Annette Ross Hume
Annette Ross Hume
“She was truly a pioneer wife active in genealogical research and patriotic work.”
Biography
A native of Ohio, famed photographer Annette Hume first came to Oklahoma with her husband, Dr. Charles Hume, when he was appointed as a physician serving the Kiowa, Comanche, and Wichita Agency in Caddo County in 1890. Within the year, Mrs. Hume picked up her first camera and began taking detailed, powerfully historic photographs of her Native American friends and the area. When the Indian reservation was opened and the town of Anadarko was established in 1901, the Humes moved there to further establish the medical practice. Renowned for her work in establishing missionary societies for the Presbyterian Church throughout Oklahoma and Indian Territory, Mrs.

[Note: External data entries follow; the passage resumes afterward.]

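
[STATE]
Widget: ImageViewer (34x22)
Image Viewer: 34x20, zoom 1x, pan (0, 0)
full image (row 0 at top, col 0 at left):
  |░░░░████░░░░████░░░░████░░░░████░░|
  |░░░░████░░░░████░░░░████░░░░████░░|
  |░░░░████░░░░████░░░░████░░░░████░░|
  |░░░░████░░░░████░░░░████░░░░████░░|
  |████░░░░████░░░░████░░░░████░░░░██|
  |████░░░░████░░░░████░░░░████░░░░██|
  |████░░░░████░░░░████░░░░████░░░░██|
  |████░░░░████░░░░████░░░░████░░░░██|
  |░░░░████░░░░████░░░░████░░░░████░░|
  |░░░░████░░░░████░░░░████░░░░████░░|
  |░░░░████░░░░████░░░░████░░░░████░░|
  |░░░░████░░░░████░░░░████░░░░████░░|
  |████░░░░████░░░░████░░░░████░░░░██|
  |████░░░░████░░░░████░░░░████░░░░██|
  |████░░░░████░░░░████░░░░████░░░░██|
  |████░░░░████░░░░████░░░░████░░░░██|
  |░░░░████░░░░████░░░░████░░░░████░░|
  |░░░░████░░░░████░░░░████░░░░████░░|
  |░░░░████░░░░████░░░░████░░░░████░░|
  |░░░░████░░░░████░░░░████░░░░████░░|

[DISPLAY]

░░░░████░░░░████░░░░████░░░░████░░
░░░░████░░░░████░░░░████░░░░████░░
░░░░████░░░░████░░░░████░░░░████░░
░░░░████░░░░████░░░░████░░░░████░░
████░░░░████░░░░████░░░░████░░░░██
████░░░░████░░░░████░░░░████░░░░██
████░░░░████░░░░████░░░░████░░░░██
████░░░░████░░░░████░░░░████░░░░██
░░░░████░░░░████░░░░████░░░░████░░
░░░░████░░░░████░░░░████░░░░████░░
░░░░████░░░░████░░░░████░░░░████░░
░░░░████░░░░████░░░░████░░░░████░░
████░░░░████░░░░████░░░░████░░░░██
████░░░░████░░░░████░░░░████░░░░██
████░░░░████░░░░████░░░░████░░░░██
████░░░░████░░░░████░░░░████░░░░██
░░░░████░░░░████░░░░████░░░░████░░
░░░░████░░░░████░░░░████░░░░████░░
░░░░████░░░░████░░░░████░░░░████░░
░░░░████░░░░████░░░░████░░░░████░░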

Hume became the parliamentarian of the Oklahoma Territorial Federation and was elected president of the Oklahoma Federation of Women’s Clubs in 1913. At the time of her death, she was the historian for the Territorial Synodical Society.
Fun fact
Annette Hume was among America’s first female photographers. Over 700 of her glass plate negatives were painstakingly documented and became the central photographic collection of the University of Oklahoma’s Phillips Collection (now the Western History Collections) in 1927.
Oklahoma connections
Hume came to Oklahoma Territory in 1890.